Rule 9 is aimed at preventing the creeping acquisition of control. However, certain ‘innocent’ transactions can also be caught, such as:
- a private placing fundraising in which a concert party increases its percentage holding.
- a buy-back of shares as a result of which a shareholder’s percentage holding is increased (but normally only where the shareholder is a director or is acting in concert with a director).
- a reverse takeover where a group of the selling shareholders, acting in concert, will acquire 30% or more of the acquirer.
- a gift of shares.
- an option becoming exercisable.
In most cases in which Rule 9 applies, the parties will apply for a waiver of the requirement to make a mandatory offer. This is known as a “whitewash”. The Takeover Panel will generally grant this waiver if it is satisfied that the transaction is being conducted for some other commercial purpose, with the increase in control of the Rule 9 Shareholder being an ancillary consequence. The waiver will not normally be granted if the Rule 9 Shareholder has acquired shares in the company since discussions began regarding the proposed transaction, and within the previous 12 months.

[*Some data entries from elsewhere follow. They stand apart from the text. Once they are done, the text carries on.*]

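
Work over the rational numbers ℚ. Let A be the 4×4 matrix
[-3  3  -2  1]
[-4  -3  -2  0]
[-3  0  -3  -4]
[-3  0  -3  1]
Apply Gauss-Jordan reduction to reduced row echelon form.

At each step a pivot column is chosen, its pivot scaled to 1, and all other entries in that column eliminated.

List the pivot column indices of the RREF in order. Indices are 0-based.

pivot columns: 0, 1, 2, 3

pivot(0,0)=-3: scale R0 → (1, -1, 2/3, -1/3)
  clear (1,0): R1 −= (-4)R0 → (0, -7, 2/3, -4/3)
  clear (2,0): R2 −= (-3)R0 → (0, -3, -1, -5)
  clear (3,0): R3 −= (-3)R0 → (0, -3, -1, 0)
pivot(1,1)=-7: scale R1 → (0, 1, -2/21, 4/21)
  clear (0,1): R0 −= (-1)R1 → (1, 0, 4/7, -1/7)
  clear (2,1): R2 −= (-3)R1 → (0, 0, -9/7, -31/7)
  clear (3,1): R3 −= (-3)R1 → (0, 0, -9/7, 4/7)
pivot(2,2)=-9/7: scale R2 → (0, 0, 1, 31/9)
  clear (0,2): R0 −= (4/7)R2 → (1, 0, 0, -19/9)
  clear (1,2): R1 −= (-2/21)R2 → (0, 1, 0, 14/27)
  clear (3,2): R3 −= (-9/7)R2 → (0, 0, 0, 5)
pivot(3,3)=5: scale R3 → (0, 0, 0, 1)
  clear (0,3): R0 −= (-19/9)R3 → (1, 0, 0, 0)
  clear (1,3): R1 −= (14/27)R3 → (0, 1, 0, 0)
  clear (2,3): R2 −= (31/9)R3 → (0, 0, 1, 0)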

As a condition of the whitewash waiver, the Takeover Panel will require that those shareholders not connected with the Rule 9 Shareholder (the “Independent Shareholders”) approve the waiver of Rule 9 by way of an ordinary resolution taken on a poll. The Takeover Code specifies the information that must be contained in the circular to the Independent Shareholders.
The importance of seeking advice at an early stage
Due to the fact that the Takeover Code regulates many aspects of takeovers, advice in relation to its application to a particular transaction should be sought as soon as possible.

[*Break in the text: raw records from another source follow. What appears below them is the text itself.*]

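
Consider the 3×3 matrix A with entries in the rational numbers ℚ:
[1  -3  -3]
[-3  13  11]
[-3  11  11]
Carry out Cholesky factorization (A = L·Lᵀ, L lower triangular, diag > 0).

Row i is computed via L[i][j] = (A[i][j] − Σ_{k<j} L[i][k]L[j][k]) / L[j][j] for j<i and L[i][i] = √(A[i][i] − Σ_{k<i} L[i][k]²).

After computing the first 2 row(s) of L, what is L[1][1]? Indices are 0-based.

L[1][1] = 2

Step 1: L[0][0] = √(1) = 1.
  L[1][0] = (-3) / L[0][0] = -3.
Step 2: L[1][1] = √(4) = 2.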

In particular, there are certain events that may happen at an early stage in the negotiation of a possible transaction which require a consideration of the Takeover Code. A target company or bidder should ensure that none of the following actions are taken until advice has been obtained:
- entering into an agreement between the target company and the potential bidder which involve a “break fee” or “inducement fee” in which the target company agrees to pay a sum to the bidder if the deal does not proceed.
- directors of the target company giving a commitment to a potential bidder to recommend any offer made by them.
- shareholders of the target company providing irrevocable undertakings to accept the offer.
- announcement (however informally) of an intention to make an offer, or statements to the contrary.
- the acquisition of interests in shares by a potential bidder in advance of a bid.
- the target company taking any action designed to prevent an imminent takeover bid from succeeding (e.g. by issuing additional shares to persons opposed to the bid or taking steps to make the company less attractive to the bidder).